S&P Raises Ratings on 7 Insurance Holding Companies

May 30, 2005

Standard & Poor’s Ratings Services announced that it has raised its long-term counterparty credit and debt ratings on seven unregulated insurance and reinsurance holding companies. S&P also raised its ratings on certain debt issues guaranteed by the holding companies.

The bulletin identified the 7 holding companies affected as follows:
— Netherlands-based Achmea Holding N.V.,
— Bermuda-based Aspen Insurance Holdings Ltd.,
— Netherlands-based Eureko B.V.,
— U.K.-based Friends Provident PLC,
— Norway-based Storebrand ASA,
— Switzerland-based Swiss Life Holding, and
— Germany-based Talanx AG.

“The upgrades reflect the narrowing to two notches of the differential in the counterparty credit ratings on these companies relative to their regulated main operating subsidiaries,” said S&P credit analyst David Anthony.
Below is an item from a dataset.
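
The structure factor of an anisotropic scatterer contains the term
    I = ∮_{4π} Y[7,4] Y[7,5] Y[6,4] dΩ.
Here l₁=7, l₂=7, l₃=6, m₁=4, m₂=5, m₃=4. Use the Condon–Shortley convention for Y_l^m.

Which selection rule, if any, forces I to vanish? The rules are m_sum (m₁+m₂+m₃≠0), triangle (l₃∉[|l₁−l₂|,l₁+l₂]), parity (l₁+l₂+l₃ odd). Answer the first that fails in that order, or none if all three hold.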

S&P explained that this adjustment to the previously applied three-notch ratings gapping causes a one-notch rise in the counterparty credit and debt ratings on the holding companies listed.

“This change is wholly attributable to a more flexible application of existing gapping criteria by Standard & Poor’s,” Anthony continued. “There has been no intrinsic change in either the overall credit risk profile or the debt leverage or debt-servicing capacity of any of the holding companies whose ratings are now being adjusted.”

S&P noted: “This rating action follows a portfolio review of rated (re)insurance holding companies undertaken by Standard & Poor’s in light of recent research into the degree of structural subordination embedded into the insurance and reinsurance regulation applied in various regions of the world (see “Insurance Criteria: Flexible Gapping of Ratings Reflects Regional Variations In Structural Subordination As Well As Differing Debt-Servicing Capacities”, published May 25, 2005, on RatingsDirect, Standard & Poor’s Web-based credit analysis system).

“The article identifies insurance and reinsurance regulators in the EU, Bermuda, and elsewhere as being more moderate in their enforcement of structural subordination than those in some other jurisdictions, notably the U.S. Under most foreseeable circumstances, European and Bermudan regulators are expected to raise no objection to a reasonable sum of cash dividends being upstreamed from appropriately solvent, regulated operating subsidiaries to their unregulated holding company parents, thereby reinforcing those holding companies’ ability to service their debt obligations in a full and timely manner even during times of moderate financial stress for the group.

“This pragmatic regulatory stance, coupled with satisfactory operating cash flows, liquidity, and financial flexibility (that is, the ability to raise additional capital and liquidity according to probable needs) at each of the seven holding companies covered by this rating action, leads Standard & Poor’s to believe that, in these instances, a two-notch differential between the operating and the holding company ratings is sufficient to indicate the still somewhat greater loss probability of counterparties of holding companies relative to those of their asset-rich, regulated operating subsidiaries.

“Indeed, many highly rated insurance and reinsurance holding companies already enjoy a similar differential of two notches or, occasionally, even less. However, in light of its research, Standard & Poor’s has now extended the application of this two-notch gapping so as to make it the norm for investment-grade insurance and reinsurance holding companies located in the EU and Bermuda. The various operating subsidiaries related to the holding companies are unaffected by this revised application of holding company gapping criteria, and their ratings remain unchanged.”

S&P’s ratings on the affected companies are now as follows:

— Achmea Holding N.V. Counterparty credit ratings A-/Stable/A-2 BBB+/Stable/A-2 Senior unsecured debt* A- BBB+;
— Aspen Insurance Holdings Ltd. Counterparty credit rating BBB+/Stable/– BBB/Stable/– Senior unsecured debt BBB+ BBB;
— Eureko B.V. Counterparty credit rating A-/Stable/– BBB+/Stable/-;
— Friends Provident PLC Counterparty credit rating A-/Stable/– BBB+/Stable/– Senior unsecured debt A- BBB+;
— Storebrand ASA Counterparty credit rating BBB+/Stable/– BBB/Stable/– Senior unsecured debt BBB+ BBB;
— Swiss Life Holding Counterparty credit rating BBB/Negative/– BBB-/Negative/– Senior unsecured debt BBB BBB-; Swiss Life Cayman Finance Ltd. Senior unsecured debt** BBB BBB-;
— Talanx AG Counterparty credit rating A/Stable/– A-/Stable/– Senior unsecured debt A A- Talanx Finanz (Luxemburg) S.A. Junior subordinated debt*** BBB+ BBB *Guaranteed by Eureko B.V. **Guaranteed by Swiss Life Holding. ***Guaranteed by Talanx AG.